Ama “kargaşa” hızla – Kanalın her iki tarafında da ortaya çıkıyor!
Fransa’da Crawley’ler neyin parçalarını bir araya getirmeye başladılar? abilir sevgiyle yargılayan büyükannelerini içeren şok edici bir aile sırrı olabilir. Ama merak etmeyin: Kibarca halledilir. Sıcak bir şekilde gülümseyecek ve sessizce “Aww…” diye mırıldanacaksınız.
Ve Downton Studios’ta, artık kimsenin sessiz film istemediğine dair haberler geldiğinde işler alt üst olur – her şey sesli filmler hakkında! – bu nedenle, özellikle başroldeki kadın sert, ciyaklayan bir konuşma sesine sahip olduğu için prodüksiyonun kapatılması gerekebilir. bu temelde dinlenemez. Ama burada da işler, gülümsemeden edemeyeceğin aptal Downton tarzında halledilir. Leydi Mary, filmin yönetmeninin büyüsüne kapıldı (Hugh Dancy), diyalogu taklit eden lanetli aktrisin konuşma sesini sağlamak için devreye giriyor.
Peki ya tüm bu ağlamalar?
Dizide ve önceki filmde geçen bunca yıl boyunca belirli bir olayla alay ettikten sonra, hangi karakterin duygusal doruk noktasında olabileceğini göze almak için dünyanın en seçkin sinemaseveri olmanıza gerek yok. Dünyanın en büyük pisliği olmaya ve doğrudan ne olduğunu söylemeye karar versek bile, bazıları bunu spoiler olarak görmeyebilir çünkü bu çok açık ve çok uzun zaman alacağı için.
Bu uzun tarih önemli.
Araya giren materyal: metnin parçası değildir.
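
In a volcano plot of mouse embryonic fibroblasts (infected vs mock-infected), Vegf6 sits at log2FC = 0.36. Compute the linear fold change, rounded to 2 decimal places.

Fold change = 2^(0.36) = 1.283

1.28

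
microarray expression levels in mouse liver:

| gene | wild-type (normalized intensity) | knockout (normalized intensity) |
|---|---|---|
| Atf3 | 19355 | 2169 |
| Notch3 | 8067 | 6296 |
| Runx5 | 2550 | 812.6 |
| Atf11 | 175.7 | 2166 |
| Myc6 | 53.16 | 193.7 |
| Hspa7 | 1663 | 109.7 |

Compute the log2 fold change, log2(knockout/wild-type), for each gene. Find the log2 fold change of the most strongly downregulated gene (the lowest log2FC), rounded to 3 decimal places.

-3.922

log2(2169/19355) = -3.158  (Atf3)
log2(6296/8067) = -0.358  (Notch3)
log2(812.6/2550) = -1.650  (Runx5)
log2(2166/175.7) = 3.624  (Atf11)
log2(193.7/53.16) = 1.865  (Myc6)
log2(109.7/1663) = -3.922  (Hspa7)
Hspa7 is most strongly downregulated.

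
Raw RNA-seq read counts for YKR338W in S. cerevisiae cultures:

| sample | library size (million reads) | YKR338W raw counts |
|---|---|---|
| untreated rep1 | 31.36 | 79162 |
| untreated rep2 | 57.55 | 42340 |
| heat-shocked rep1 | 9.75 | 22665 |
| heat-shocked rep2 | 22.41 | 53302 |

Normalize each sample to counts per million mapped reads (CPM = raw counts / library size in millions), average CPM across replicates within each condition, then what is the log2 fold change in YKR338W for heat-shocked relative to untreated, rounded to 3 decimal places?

CPM(untreated rep1) = 79162 / 31.36 = 2524.2985
CPM(untreated rep2) = 42340 / 57.55 = 735.7081
CPM(heat-shocked rep1) = 22665 / 9.75 = 2324.6154
CPM(heat-shocked rep2) = 53302 / 22.41 = 2378.4917
mean CPM(untreated) = 1630.0033; mean CPM(heat-shocked) = 2351.5536
Fold change = 2351.5536 / 1630.0033 = 1.44267
log2(1.44267) = 0.5287

0.529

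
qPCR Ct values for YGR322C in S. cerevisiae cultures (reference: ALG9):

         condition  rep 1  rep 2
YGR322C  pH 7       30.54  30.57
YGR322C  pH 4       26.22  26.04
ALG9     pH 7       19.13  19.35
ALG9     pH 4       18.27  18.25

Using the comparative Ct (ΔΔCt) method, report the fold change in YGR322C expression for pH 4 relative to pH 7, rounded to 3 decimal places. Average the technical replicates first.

10.891

Mean Ct: YGR322C pH 7 30.555; YGR322C pH 4 26.130; ALG9 pH 7 19.240; ALG9 pH 4 18.260
ΔCt(pH 7) = 30.555 − 19.240 = 11.315
ΔCt(pH 4) = 26.130 − 18.260 = 7.870
ΔΔCt = 7.870 − 11.315 = -3.445
Fold change = 2^(−(-3.445)) = 2^3.445 = 10.8905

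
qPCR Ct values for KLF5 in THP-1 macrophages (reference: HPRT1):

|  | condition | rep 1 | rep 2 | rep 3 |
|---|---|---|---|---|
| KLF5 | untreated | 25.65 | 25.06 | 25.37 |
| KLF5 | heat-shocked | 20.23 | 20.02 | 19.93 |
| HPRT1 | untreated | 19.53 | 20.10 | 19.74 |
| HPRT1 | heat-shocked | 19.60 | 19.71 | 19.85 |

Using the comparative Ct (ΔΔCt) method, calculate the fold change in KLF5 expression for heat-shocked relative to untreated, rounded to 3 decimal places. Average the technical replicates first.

37.531

Mean Ct: KLF5 untreated 25.360; KLF5 heat-shocked 20.060; HPRT1 untreated 19.790; HPRT1 heat-shocked 19.720
ΔCt(untreated) = 25.360 − 19.790 = 5.570
ΔCt(heat-shocked) = 20.060 − 19.720 = 0.340
ΔΔCt = 0.340 − 5.570 = -5.230
Fold change = 2^(−(-5.230)) = 2^5.230 = 37.5307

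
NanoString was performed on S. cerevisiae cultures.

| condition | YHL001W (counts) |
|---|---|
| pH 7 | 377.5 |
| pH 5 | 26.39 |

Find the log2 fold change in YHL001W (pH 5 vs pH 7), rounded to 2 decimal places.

-3.84

Fold change = 26.39 / 377.5 = 0.0699
log2(0.0699) = -3.838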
Bu karakterlere ve onların ilişkilerine yapılan on yıllık yatırım, gözyaşlarını hak ediyor. Güzel bir dizi.
Ama filmle ilgili şaşırtıcı olan şey bu değil. Bu kadar derin üzüntüyü dengelemek için kaç tane yüksek vardı. Uzun zamandır desteklediğimiz karakterler için muhteşem zafer anları var. Thomas Barrow (Robert James-Collier), gülümseyeceksin! Joseph Molesley (Kevin Doyle), gülümseyeceksin! Ve kalbimin koruyucusu Bayan Patmore (Lesley Nicol), siz de öylesiniz ve bu yüzden hala yüzüyorum.
Açıkça bir nostalji var. Sizi test etmeyen, sadece iyi hissettiren bir şeyi izlemenin çekiciliği var. Tabii, bu Downton Manastırı devamı daha az Yeni bir çağ her zaman bildiğimiz aynı olandan. Ama içinde bulunduğumuz zamandaki kargaşanın belirsizliği ve tatsızlığıyla, bu ne hoş bir rahatlama – gerçekten bir sevinç – bu.